The white hand printed on the white van brandishes silvery cuffs against a black backdrop, beside large stamp-effect typeface searing the playground-familiar taunt into taxpayer-funded legitimacy: GO HOME or face arrest.
Fig 6.
@hmtreasury:
Here’s today’s surprising #FridayFact. Millions of you helped end the slave trade through your taxes.
(Her Majesty’s Treasury’s Twitter account accompanies this cutesy misrepresentation of history with an illustration depicting people, enslaved – including a mother, baby strapped to her back and chain heavy around her neck. The caption boasts of Britain’s generosity in buying freedom for all slaves in the empire. Compensating slave-owners for property lost. Did you know?)

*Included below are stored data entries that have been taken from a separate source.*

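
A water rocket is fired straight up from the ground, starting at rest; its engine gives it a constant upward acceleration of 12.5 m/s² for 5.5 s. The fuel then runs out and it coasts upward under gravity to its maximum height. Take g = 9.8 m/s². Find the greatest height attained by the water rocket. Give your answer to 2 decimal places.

Phase 1 (powered ascent): v₀ = 0 m/s, a = 12.5 m/s².
v = v₀ + at = 0 + (12.5)(5.5) = 68.8 m/s
Δx = v₀t + ½at² = 0·5.5 + 0.5·12.5·5.5² = 189 m

Phase 2 (coasting upward): v₀ = 68.8 m/s, a = -9.8 m/s².
v = v₀ + at → t = (0 − 68.8) / -9.8 = 7.02 s
v² = v₀² + 2aΔx → Δx = (0² − 68.8²)/(2·-9.8) = 241 m
Maximum height = 189 + 241 = 430 m

430.21 m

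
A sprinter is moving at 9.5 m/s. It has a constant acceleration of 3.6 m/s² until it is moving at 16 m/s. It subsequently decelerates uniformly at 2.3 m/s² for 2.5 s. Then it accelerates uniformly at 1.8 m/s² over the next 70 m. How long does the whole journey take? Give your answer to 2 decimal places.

Phase 1 (accelerating): v₀ = 9.50 m/s, a = 3.6 m/s².
v = v₀ + at → t = (16 − 9.50) / 3.6 = 1.81 s
v² = v₀² + 2aΔx → Δx = (16² − 9.50²)/(2·3.6) = 23.0 m

Phase 2 (decelerating): v₀ = 16.0 m/s, a = -2.3 m/s².
v = v₀ + at = 16.0 + (-2.3)(2.5) = 10.2 m/s
Δx = v₀t + ½at² = 16.0·2.5 + 0.5·-2.3·2.5² = 32.8 m

Phase 3 (accelerating): v₀ = 10.2 m/s, a = 1.8 m/s².
v² = v₀² + 2aΔx = 10.2² + 2·1.8·70 = 357 → v = 18.9 m/s
t = (v − v₀)/a = (18.9 − 10.2)/1.8 = 4.80 s
Total time = 1.81 + 2.50 + 4.80 = 9.11 s

9.11 s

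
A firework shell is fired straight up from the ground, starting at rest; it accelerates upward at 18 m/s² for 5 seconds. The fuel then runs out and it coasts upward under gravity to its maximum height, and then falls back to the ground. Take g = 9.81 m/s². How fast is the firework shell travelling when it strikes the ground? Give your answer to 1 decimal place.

Phase 1 (powered ascent): v₀ = 0 m/s, a = 18 m/s².
v = v₀ + at = 0 + (18)(5) = 90.0 m/s
Δx = v₀t + ½at² = 0·5 + 0.5·18·5² = 225 m

Phase 2 (coasting upward): v₀ = 90.0 m/s, a = -9.81 m/s².
v = v₀ + at → t = (0 − 90.0) / -9.81 = 9.17 s
v² = v₀² + 2aΔx → Δx = (0² − 90.0²)/(2·-9.81) = 413 m

Phase 3 (free fall): v₀ = 0 m/s, a = -9.81 m/s².
Falls 638 m from rest: t = √(2·638/9.81) = 11.4 s; v = g·t = 112 m/s.
Impact speed = 112 m/s

111.9 m/s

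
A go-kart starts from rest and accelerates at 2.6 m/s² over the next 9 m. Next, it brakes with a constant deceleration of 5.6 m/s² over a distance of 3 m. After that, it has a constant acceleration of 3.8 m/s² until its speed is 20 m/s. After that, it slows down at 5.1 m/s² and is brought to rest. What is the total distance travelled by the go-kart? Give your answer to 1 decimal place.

102.1 m

Phase 1 (accelerating): v₀ = 0 m/s, a = 2.6 m/s².
v² = v₀² + 2aΔx = 0² + 2·2.6·9 = 46.8 → v = 6.84 m/s
t = (v − v₀)/a = (6.84 − 0)/2.6 = 2.63 s

Phase 2 (decelerating): v₀ = 6.84 m/s, a = -5.6 m/s².
v² = v₀² + 2aΔx = 6.84² + 2·-5.6·3 = 13.2 → v = 3.63 m/s
t = (v − v₀)/a = (3.63 − 6.84)/-5.6 = 0.573 s

Phase 3 (accelerating): v₀ = 3.63 m/s, a = 3.8 m/s².
v = v₀ + at → t = (20 − 3.63) / 3.8 = 4.31 s
v² = v₀² + 2aΔx → Δx = (20² − 3.63²)/(2·3.8) = 50.9 m

Phase 4 (decelerating): v₀ = 20.0 m/s, a = -5.1 m/s².
v = v₀ + at → t = (0 − 20.0) / -5.1 = 3.92 s
v² = v₀² + 2aΔx → Δx = (0² − 20.0²)/(2·-5.1) = 39.2 m
Total distance = 9.00 + 3.00 + 50.9 + 39.2 = 102 m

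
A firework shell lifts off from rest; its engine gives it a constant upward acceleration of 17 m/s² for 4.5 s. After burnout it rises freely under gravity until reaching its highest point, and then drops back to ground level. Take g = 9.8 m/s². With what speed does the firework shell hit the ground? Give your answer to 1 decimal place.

96.1 m/s

Phase 1 (powered ascent): v₀ = 0 m/s, a = 17 m/s².
v = v₀ + at = 0 + (17)(4.5) = 76.5 m/s
Δx = v₀t + ½at² = 0·4.5 + 0.5·17·4.5² = 172 m

Phase 2 (coasting upward): v₀ = 76.5 m/s, a = -9.8 m/s².
v = v₀ + at → t = (0 − 76.5) / -9.8 = 7.81 s
v² = v₀² + 2aΔx → Δx = (0² − 76.5²)/(2·-9.8) = 299 m

Phase 3 (free fall): v₀ = 0 m/s, a = -9.8 m/s².
Falls 471 m from rest: t = √(2·471/9.8) = 9.80 s; v = g·t = 96.1 m/s.
Impact speed = 96.1 m/s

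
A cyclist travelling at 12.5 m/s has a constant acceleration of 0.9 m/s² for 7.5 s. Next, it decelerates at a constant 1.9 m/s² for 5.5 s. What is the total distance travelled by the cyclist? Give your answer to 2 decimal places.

196.20 m

Phase 1 (accelerating): v₀ = 12.5 m/s, a = 0.9 m/s².
v = v₀ + at = 12.5 + (0.9)(7.5) = 19.2 m/s
Δx = v₀t + ½at² = 12.5·7.5 + 0.5·0.9·7.5² = 119 m

Phase 2 (decelerating): v₀ = 19.2 m/s, a = -1.9 m/s².
v = v₀ + at = 19.2 + (-1.9)(5.5) = 8.80 m/s
Δx = v₀t + ½at² = 19.2·5.5 + 0.5·-1.9·5.5² = 77.1 m
Total distance = 119 + 77.1 = 196 m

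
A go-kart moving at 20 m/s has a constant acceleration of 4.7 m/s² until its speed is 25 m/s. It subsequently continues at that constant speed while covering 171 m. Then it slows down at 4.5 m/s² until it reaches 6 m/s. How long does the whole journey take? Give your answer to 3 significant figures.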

Is it true that his family’s wealth today was funded in part by that bought freedom; the loan my taxes paid off? Yes. And he is an individual and I am an individual and neither of us were there, were responsible for the actions of our historical selves? Yes. Yet, he lives off the capital returns, while I work to pay off the interest? Yes. But, here I am now, walking through the fruits of it; land he owns, history he cherishes; the familiar grounding, soil, bricks and trees stretching metres high; the sense of belonging, of safety, of being home. He has that here, always, to return to? Yes. Sleeping this morning, did he look renewed? Yes. Yes, of course. He is home.